The gap between religious practice and reality is puzzling, considering that Islam (in this case) spells out guidelines for so many aspects of human life, both personal and social. Perhaps this is, in fact, part of the problem: too many Muslims understand religion to be merely ritual (ibadah) and jurisprudence (fiqh). In fact, the essence of religion should be spirituality, a personal understanding and connection with God, which develops from within, more than a set of do's and don'ts imposed from outside.
So, Didi's religiosity is largely formal and often doesn't connect with the practical realities of his obligations as a husband and father. But it would be wrong to think he is entirely without spirituality. His does have some other, very rare virtues: he is hardworking and, unlike our former minister of religion, he is also fiercely honest.
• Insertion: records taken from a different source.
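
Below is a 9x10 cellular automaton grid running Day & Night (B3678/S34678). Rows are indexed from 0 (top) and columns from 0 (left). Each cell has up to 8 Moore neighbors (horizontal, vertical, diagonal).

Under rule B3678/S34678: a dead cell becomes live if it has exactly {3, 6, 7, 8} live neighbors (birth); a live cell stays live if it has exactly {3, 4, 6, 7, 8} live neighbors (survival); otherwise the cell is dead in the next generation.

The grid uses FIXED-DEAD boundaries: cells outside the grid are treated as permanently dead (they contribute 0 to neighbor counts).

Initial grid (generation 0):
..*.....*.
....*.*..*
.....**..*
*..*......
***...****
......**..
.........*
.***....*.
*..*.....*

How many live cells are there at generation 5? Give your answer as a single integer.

Answer: 17

Derivation:
Simulating step by step:
Generation 0 (given above): 27 live cells
Generation 1: 21 live cells
..........
.......**.
....**....
..*..*...*
.*....***.
.*....**.*
..*....**.
..*......*
.*........
Generation 2: 23 live cells
..........
..........
......*.*.
....**.**.
..*..*****
..*...***.
.*....****
.*......*.
..........
Generation 3: 21 live cells
..........
..........
.....*....
.....***..
...*******
.*....***.
..*...**.*
........**
..........
Generation 4: 16 live cells
..........
..........
..........
......**..
....*.**..
..***.***.
......*.**
.......**.
..........
Generation 5: 17 live cells
..........
..........
..........
.....***..
.......*..
...*..****
...*.***.*
.......***
..........
Population at generation 5: 17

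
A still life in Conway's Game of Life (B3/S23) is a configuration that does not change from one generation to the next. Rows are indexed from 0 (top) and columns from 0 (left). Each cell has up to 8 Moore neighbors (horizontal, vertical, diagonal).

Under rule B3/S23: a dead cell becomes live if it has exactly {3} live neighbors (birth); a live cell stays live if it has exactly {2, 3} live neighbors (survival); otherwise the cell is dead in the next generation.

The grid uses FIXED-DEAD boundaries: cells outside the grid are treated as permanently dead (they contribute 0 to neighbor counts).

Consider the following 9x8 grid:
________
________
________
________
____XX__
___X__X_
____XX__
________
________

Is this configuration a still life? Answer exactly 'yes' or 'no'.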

Indonesia is a bit like Didi, but -- sadly -- without his hardworking and honest aspects. As a nation, we are becoming preoccupied with religion, but it is formalistic, intolerant and hypocritical. Legislators at the local and national levels want laws to enforce sharia rules but seem unable to run the country responsibly. Islamist politicians want to introduce an anti-pornography bill when we already have laws banning dirty pictures, which are not enforced against the makers of an ocean of hard-core DVDs but are instead used to lock up young artists. Women are arrested for wearing lipstick in Tangerang and Playboy offices are sacked in Jakarta, while nobody seems to be able to do anything about the homeless in Yogya or cleaning up the horrific mudspill in Sidoarjo -- and there are still people in tents in Aceh!
We are using pseudo-religiosity as a substitute to facing up honestly to spiritually empty, frustrating lives, and a growing national failure of governance and a spiritually bankrupt national leadership.
Will our leaders ever borrow some virtues from Didi and honestly admit their failures and then do some hard work to make things better for the ordinary, poor Indonesians?